Alvarado and Herrera
The real fight of the night proved to be number one junior welterweight contender Mike Alvarado mixing skills against Mauricio “El Maestro” Herrera. Both let it all hang out and the fans were not disappointed.
Alvarado (33-0, 23 KOs) was the stronger puncher and proved it but Herrera (18-2, 7 KOs) used all his skills to keep pace with the big Colorado bomber. It just wasn't enough before 3,705 fans at the Mandalay Bay Resort and Casino.
Immediately it was apparent that Alvarado was the bigger guy though both weighed 140 pounds. It was strength versus skill. The first two rounds saw Alvarado bomb away with mean intentions and Herrera pepper him back with precise combinations. After two rounds Herrera's face showed a welt under the left eye.
Alvarado set out to punish Herrera in round three and though the Riverside fighter slipped many, he couldn't slip them all. In the last 10 seconds Herrera opened up with his own salvo and had the crowd roaring its approval.
Both fighters tried to get the edge in round four with Alvarado looking for that one punch. Herrera kept slipping ducking and countering to the body and head with peppering shots. Every so often Herrera would burst with a three punch combo and all would connect.

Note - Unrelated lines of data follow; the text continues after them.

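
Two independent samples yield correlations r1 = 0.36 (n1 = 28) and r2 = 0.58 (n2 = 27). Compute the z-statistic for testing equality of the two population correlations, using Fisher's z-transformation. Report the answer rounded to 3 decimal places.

Fisher z-transforms: z1 = atanh(0.36) = 0.376886, z2 = atanh(0.58) = 0.662463; difference d = -0.285577
Var(d) = 1/25 + 1/24 = 0.0400000 + 0.0416667 = 0.0816667
z = d/√Var(d) = -0.285577 / √0.0816667 = -0.285577 / 0.285774 = -0.999

-0.999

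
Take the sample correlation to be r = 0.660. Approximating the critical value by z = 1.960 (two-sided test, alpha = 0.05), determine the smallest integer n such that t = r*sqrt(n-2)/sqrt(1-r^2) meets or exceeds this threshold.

7

r√(n−2)/√(1−r²) ≥ 1.960  ⇔  n−2 ≥ (1.960)²·(1−r²)/r²
(1−r²)/r² = (1−0.435600)/0.435600 = 1.2957
n ≥ 2 + 3.8416·1.2957 = 2 + 4.9776 = 6.9776
⌈6.9776⌉ = 7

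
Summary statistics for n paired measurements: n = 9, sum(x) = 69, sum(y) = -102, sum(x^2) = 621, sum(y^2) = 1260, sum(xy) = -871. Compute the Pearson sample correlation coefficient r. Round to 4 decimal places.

S_xy = nΣxy − ΣxΣy = 9·(-871) − 69·(-102) = -7839 − (-7038) = -801
S_xx = nΣx² − (Σx)² = 9·621 − 69² = 5589 − 4761 = 828
S_yy = nΣy² − (Σy)² = 9·1260 − (-102)² = 11340 − 10404 = 936
r = S_xy / √(S_xx·S_yy) = -801 / √(828·936) = -801 / √775008 = -801 / 880.3454 = -0.9099

-0.9099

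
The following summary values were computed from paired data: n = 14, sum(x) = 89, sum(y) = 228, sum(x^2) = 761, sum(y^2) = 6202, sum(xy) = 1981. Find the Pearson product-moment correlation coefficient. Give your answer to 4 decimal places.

0.7626

S_xy = nΣxy − ΣxΣy = 14·1981 − 89·228 = 27734 − 20292 = 7442
S_xx = nΣx² − (Σx)² = 14·761 − 89² = 10654 − 7921 = 2733
S_yy = nΣy² − (Σy)² = 14·6202 − 228² = 86828 − 51984 = 34844
r = S_xy / √(S_xx·S_yy) = 7442 / √(2733·34844) = 7442 / √95228652 = 7442 / 9758.5169 = 0.7626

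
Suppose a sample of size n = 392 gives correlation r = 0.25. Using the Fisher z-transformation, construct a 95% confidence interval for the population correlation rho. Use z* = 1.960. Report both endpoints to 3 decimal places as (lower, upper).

z_r = atanh(0.25) = 0.255413;  SE = 1/√(n−3) = 1/√389 = 0.050702
z-limits: 0.255413 ± 1.960·0.050702 = 0.255413 ± 0.099376 = [0.156037, 0.354789]
ρ-limits: (tanh 0.156037, tanh 0.354789) = (0.155, 0.341)

(0.155, 0.341)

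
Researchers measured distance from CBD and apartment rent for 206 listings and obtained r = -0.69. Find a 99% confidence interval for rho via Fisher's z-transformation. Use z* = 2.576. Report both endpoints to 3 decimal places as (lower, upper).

(-0.773, -0.583)

z_r = atanh(-0.69) = -0.847956;  SE = 1/√(n−3) = 1/√203 = 0.070186
z-limits: -0.847956 ± 2.576·0.070186 = -0.847956 ± 0.180799 = [-1.028755, -0.667157]
ρ-limits: (tanh -1.028755, tanh -0.667157) = (-0.773, -0.583)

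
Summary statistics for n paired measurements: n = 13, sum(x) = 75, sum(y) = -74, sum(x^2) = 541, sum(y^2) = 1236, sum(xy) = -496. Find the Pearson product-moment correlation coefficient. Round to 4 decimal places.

S_xy = nΣxy − ΣxΣy = 13·(-496) − 75·(-74) = -6448 − (-5550) = -898
S_xx = nΣx² − (Σx)² = 13·541 − 75² = 7033 − 5625 = 1408
S_yy = nΣy² − (Σy)² = 13·1236 − (-74)² = 16068 − 5476 = 10592
r = S_xy / √(S_xx·S_yy) = -898 / √(1408·10592) = -898 / √14913536 = -898 / 3861.8048 = -0.2325

-0.2325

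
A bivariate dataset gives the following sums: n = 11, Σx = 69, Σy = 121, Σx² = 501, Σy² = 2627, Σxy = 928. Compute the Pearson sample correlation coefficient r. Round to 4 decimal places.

0.5685

S_xy = nΣxy − ΣxΣy = 11·928 − 69·121 = 10208 − 8349 = 1859
S_xx = nΣx² − (Σx)² = 11·501 − 69² = 5511 − 4761 = 750
S_yy = nΣy² − (Σy)² = 11·2627 − 121² = 28897 − 14641 = 14256
r = S_xy / √(S_xx·S_yy) = 1859 / √(750·14256) = 1859 / √10692000 = 1859 / 3269.8624 = 0.5685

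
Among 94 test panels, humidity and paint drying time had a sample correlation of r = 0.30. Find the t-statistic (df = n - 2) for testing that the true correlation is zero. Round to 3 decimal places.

t = r·√(n−2) / √(1−r²) with r = 0.30, n = 94
  = 0.30·√92 / √(1 − 0.0900)
  = 0.30·9.591663 / 0.953939
  = 2.877499 / 0.953939 = 3.016

3.016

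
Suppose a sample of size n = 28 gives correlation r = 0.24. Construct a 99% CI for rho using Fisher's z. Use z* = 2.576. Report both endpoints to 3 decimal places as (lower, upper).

Fisher z: z_r = atanh(r) = ½·ln((1+0.24)/(1−0.24)) = 0.244774
SE(z) = 1/√(n−3) = 1/√25 = 0.200000
99% ⇒ z* = 2.576; margin = 2.576·0.200000 = 0.515200
CI on z-scale: (-0.270426, 0.759974)
Back-transform: tanh(-0.270426) = -0.264021, tanh(0.759974) = 0.641062

(-0.264, 0.641)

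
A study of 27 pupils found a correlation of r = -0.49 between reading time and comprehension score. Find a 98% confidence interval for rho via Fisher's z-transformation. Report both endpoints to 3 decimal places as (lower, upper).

z_r = atanh(-0.49) = -0.536060;  SE = 1/√(n−3) = 1/√24 = 0.204124
z-limits: -0.536060 ± 2.326·0.204124 = -0.536060 ± 0.474792 = [-1.010852, -0.061268]
ρ-limits: (tanh -1.010852, tanh -0.061268) = (-0.766, -0.061)

(-0.766, -0.061)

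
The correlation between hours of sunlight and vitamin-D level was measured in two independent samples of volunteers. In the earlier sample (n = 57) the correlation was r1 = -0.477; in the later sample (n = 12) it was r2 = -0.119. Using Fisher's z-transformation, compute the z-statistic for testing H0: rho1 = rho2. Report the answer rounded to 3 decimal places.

Fisher z-transforms: z1 = atanh(-0.477) = -0.519093, z2 = atanh(-0.119) = -0.119567; difference d = -0.399526
Var(d) = 1/54 + 1/9 = 0.0185185 + 0.1111111 = 0.1296296
z = d/√Var(d) = -0.399526 / √0.1296296 = -0.399526 / 0.360041 = -1.110

-1.110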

Round five saw Alvarado slow down the tempo and that allowed Herrera more room to fire combinations through the few punches coming his way. Both looked to end the round with a flurry as Herrera connected on a trio of blows.

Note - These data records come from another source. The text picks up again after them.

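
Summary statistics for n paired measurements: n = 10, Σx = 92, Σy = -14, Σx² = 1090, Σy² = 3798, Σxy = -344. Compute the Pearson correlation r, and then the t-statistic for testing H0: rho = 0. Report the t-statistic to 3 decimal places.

Numerator: nΣxy − (Σx)(Σy) = 10·(-344) − (92)(-14) = -2152
Denominator: √[(nΣx²−(Σx)²)(nΣy²−(Σy)²)]
  nΣx²−(Σx)² = 10·1090 − 8464 = 2436;  nΣy²−(Σy)² = 10·3798 − 196 = 37784
  √(2436·37784) = √92041824 = 9593.8430
r = -2152 / 9593.8430 = -0.2243
t = r·√(n−2)/√(1−r²) = -0.2243·√8 / √(1−0.050310) = -0.634416 / 0.974520 = -0.651

-0.651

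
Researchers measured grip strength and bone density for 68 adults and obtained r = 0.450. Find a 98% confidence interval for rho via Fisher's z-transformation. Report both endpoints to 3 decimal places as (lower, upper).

(0.194, 0.649)

Fisher z: z_r = atanh(r) = ½·ln((1+0.450)/(1−0.450)) = 0.484700
SE(z) = 1/√(n−3) = 1/√65 = 0.124035
98% ⇒ z* = 2.326; margin = 2.326·0.124035 = 0.288505
CI on z-scale: (0.196195, 0.773205)
Back-transform: tanh(0.196195) = 0.193716, tanh(0.773205) = 0.648789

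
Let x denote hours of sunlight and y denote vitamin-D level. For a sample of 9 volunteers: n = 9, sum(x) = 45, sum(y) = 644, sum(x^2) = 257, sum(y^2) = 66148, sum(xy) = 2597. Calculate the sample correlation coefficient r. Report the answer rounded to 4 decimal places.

-0.7775

S_xy = nΣxy − ΣxΣy = 9·2597 − 45·644 = 23373 − 28980 = -5607
S_xx = nΣx² − (Σx)² = 9·257 − 45² = 2313 − 2025 = 288
S_yy = nΣy² − (Σy)² = 9·66148 − 644² = 595332 − 414736 = 180596
r = S_xy / √(S_xx·S_yy) = -5607 / √(288·180596) = -5607 / √52011648 = -5607 / 7211.9101 = -0.7775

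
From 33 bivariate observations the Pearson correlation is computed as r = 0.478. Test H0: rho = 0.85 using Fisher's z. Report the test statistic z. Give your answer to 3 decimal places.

-4.030

z_r = atanh(0.478) = 0.520389,  z_0 = atanh(0.85) = 1.256153
SE = 1/√(n−3) = 1/√30 = 0.182574
z = (z_r − z_0)/SE = (0.520389 − 1.256153) / 0.182574 = -0.735764 / 0.182574 = -4.030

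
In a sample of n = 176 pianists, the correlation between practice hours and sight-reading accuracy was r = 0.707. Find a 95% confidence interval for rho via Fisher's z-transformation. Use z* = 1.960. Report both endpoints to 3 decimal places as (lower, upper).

(0.624, 0.774)

z_r = atanh(0.707) = 0.881160;  SE = 1/√(n−3) = 1/√173 = 0.076029
z-limits: 0.881160 ± 1.960·0.076029 = 0.881160 ± 0.149017 = [0.732143, 1.030177]
ρ-limits: (tanh 0.732143, tanh 1.030177) = (0.624, 0.774)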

Alvarado opened the seventh round with flurries of hard blows and kept Herrera against the neutral corner while firing away. Herrera slipped many blows but more than a few found their mark. Herrera rallied hard at the end of the bell but looked drained from the effort.

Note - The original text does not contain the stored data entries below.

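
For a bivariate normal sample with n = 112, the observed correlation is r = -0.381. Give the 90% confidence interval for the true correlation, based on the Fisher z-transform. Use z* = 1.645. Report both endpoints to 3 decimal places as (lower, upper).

z_r = atanh(-0.381) = -0.401229;  SE = 1/√(n−3) = 1/√109 = 0.095783
z-limits: -0.401229 ± 1.645·0.095783 = -0.401229 ± 0.157563 = [-0.558792, -0.243666]
ρ-limits: (tanh -0.558792, tanh -0.243666) = (-0.507, -0.239)

(-0.507, -0.239)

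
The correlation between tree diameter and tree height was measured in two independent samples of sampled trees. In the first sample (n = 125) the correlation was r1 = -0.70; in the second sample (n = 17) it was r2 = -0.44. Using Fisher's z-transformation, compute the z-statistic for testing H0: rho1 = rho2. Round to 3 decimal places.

-1.400

z1 = atanh(-0.70) = -0.867301,  z2 = atanh(-0.44) = -0.472231
SE = √(1/(n1−3) + 1/(n2−3)) = √(1/122 + 1/14) = √(0.0081967 + 0.0714286) = √0.0796253 = 0.282180
z = (z1 − z2)/SE = (-0.867301 − (-0.472231)) / 0.282180 = -0.395070 / 0.282180 = -1.400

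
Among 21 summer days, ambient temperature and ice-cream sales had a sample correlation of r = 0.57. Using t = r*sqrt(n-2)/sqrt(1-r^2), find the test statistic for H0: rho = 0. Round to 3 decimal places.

3.024

1 − r² = 1 − 0.3249 = 0.6751;  √(1−r²) = 0.821645
√(n−2) = √19 = 4.358899
t = r·√(n−2)/√(1−r²) = 0.57 · 4.358899 / 0.821645 = 3.024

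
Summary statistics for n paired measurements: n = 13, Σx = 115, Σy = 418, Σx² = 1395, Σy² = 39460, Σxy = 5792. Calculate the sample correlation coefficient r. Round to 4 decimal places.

0.6681

S_xy = nΣxy − ΣxΣy = 13·5792 − 115·418 = 75296 − 48070 = 27226
S_xx = nΣx² − (Σx)² = 13·1395 − 115² = 18135 − 13225 = 4910
S_yy = nΣy² − (Σy)² = 13·39460 − 418² = 512980 − 174724 = 338256
r = S_xy / √(S_xx·S_yy) = 27226 / √(4910·338256) = 27226 / √1660836960 = 27226 / 40753.3675 = 0.6681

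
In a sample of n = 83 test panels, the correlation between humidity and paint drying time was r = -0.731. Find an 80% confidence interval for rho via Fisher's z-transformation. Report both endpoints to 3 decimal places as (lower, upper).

(-0.791, -0.657)

Fisher z: z_r = atanh(r) = ½·ln((1+(-0.731))/(1−(-0.731))) = -0.930872
SE(z) = 1/√(n−3) = 1/√80 = 0.111803
80% ⇒ z* = 1.282; margin = 1.282·0.111803 = 0.143331
CI on z-scale: (-1.074203, -0.787541)
Back-transform: tanh(-1.074203) = -0.791039, tanh(-0.787541) = -0.657014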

A big right hand by Alavarado hurt Herrera as he looked to fend off the blows. He rallied furiously with some combinations of his own but Herrera looked the worse for wear.
“If I had stepped on the gas more I would have stopped him,” Alvarado said.
In the 10th and final round both stood in the middle of the ring and fired away with Alvarado emerging from one exchange with a cut alongside his left eye. Herrera managed to land a few more blows, a right uppercut and overhand right by Alvarado were the most terrifying blows of the round but Herrera was busier and more accurate.
In the end it was Alvarado's stronger punches that were favored by the judges 97-93, 96-94 and a strange 99-91 card by Robert Hoyle. It was a much closer fight.
“He was very durable,” said Alvarado about Herrera's standing power. “I can tell he trained hard for me.”
Alvarado said he deserves to fight Mexican master boxer Juan Manuel Marquez.
Herrera was ordered by the Nevada State Athletic Commission to go to the hospital for an examination immediately after the fight.
Mexico's Juan Manuel Marquez (54-6-1, 39 KOs) used his experience and new found muscles to find the antidote against Sergey Fedchenko (30-2, 13 KOs) of the Ukraine in a battle for the WBO junior welterweight interim title.
Marquez slowly figured out Fedchenko's herky jerky movements then began to batter the Ukrainian in the final three rounds to win by unanimous decision.